Earlier this year, SpaceStation Gaming CEO Shawn “Unit” Pellerin revealed that he tried to enter the scene, but the financial burden of the license was too heavy to justify.
“What we found after going deeper into the economy is that the license, which was to be ‘transferred’ with costs, was more of a liability than an asset,” he said. “The real number of brands that are included in the license, which makes it difficult to justify the huge costs to get it.
“Operating costs compared to revenue potential also make it impossible to compete in the current ecosystem.
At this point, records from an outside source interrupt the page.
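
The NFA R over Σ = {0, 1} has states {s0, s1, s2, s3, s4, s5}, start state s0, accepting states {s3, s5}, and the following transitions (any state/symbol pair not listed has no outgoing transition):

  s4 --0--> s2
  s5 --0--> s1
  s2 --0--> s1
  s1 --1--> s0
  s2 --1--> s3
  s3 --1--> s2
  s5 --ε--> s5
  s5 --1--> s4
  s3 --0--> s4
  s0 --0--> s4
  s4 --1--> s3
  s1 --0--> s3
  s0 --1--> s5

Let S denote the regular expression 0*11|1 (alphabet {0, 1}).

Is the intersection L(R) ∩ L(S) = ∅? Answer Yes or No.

The string 1 is accepted by both R and S.
Hence L(R) ∩ L(S) ≠ ∅.

No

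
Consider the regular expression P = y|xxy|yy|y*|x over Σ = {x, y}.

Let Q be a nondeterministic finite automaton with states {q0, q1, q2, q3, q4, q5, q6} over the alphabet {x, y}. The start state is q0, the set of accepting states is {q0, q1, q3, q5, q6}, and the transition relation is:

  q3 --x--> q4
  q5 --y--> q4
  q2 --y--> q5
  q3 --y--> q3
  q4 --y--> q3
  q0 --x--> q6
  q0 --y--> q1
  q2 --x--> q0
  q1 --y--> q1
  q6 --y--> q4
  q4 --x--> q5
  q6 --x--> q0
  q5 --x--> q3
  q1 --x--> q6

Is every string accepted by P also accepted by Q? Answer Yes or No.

Yes

Converting the expression P to a DFA (subset construction, then merging equivalent states) gives the minimal DFA with states {p0, p1, p2, p3, p4, p5}, start state p0, accepting states {p0, p1, p2, p5} and transitions p0: x→p1, y→p2; p1: x→p3, y→p4; p2: x→p4, y→p2; p3: x→p4, y→p5; p4: x→p4, y→p4; p5: x→p4, y→p4.
Exploring the product automaton P × Q from the start pair (p0, q0), following both machines on each input symbol, reaches 11 state pairs: (p0, q0), (p1, q6), (p2, q1), (p3, q0), (p4, q4), (p4, q6), (p5, q1), (p4, q5), (p4, q3), (p4, q0), (p4, q1).
P accepts in {p0, p1, p2, p5} and Q accepts in {q0, q1, q3, q5, q6}. The reachable pairs whose P-component is accepting are (p0, q0), (p1, q6), (p2, q1), (p5, q1); in each of them the Q-component is accepting too, so the product for L(P) \ L(Q) (P-component accepting, Q-component rejecting) has no reachable accepting pair and the difference is empty.
Hence every string in L(P) is also in L(Q).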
“Another issue that came in as a new organization was the lack of existing construction talent.
What is clear is that the Call of Duty League needs to review its structure. A less-supervised partnership system, like Rocket League’s, could work, allowing more dedicated orgs to reap the rewards of skins while opening the bracket to more competition and an entry point for new teams.
However, it is time for the League and its teams to realize that the gold mines of 2019 are no more. Sponsors are hard to find, content is hard to come by now that Warzone has dropped, and direct investment is high risk.
Yes, you can win, as Gentle Mates has proven, but there can only be a handful of these success stories, and there needs to be low operating costs and a strong emphasis on visibility.
Call of Duty League is never lacking in action, but there are real disconnects that hurt everyone’s pockets.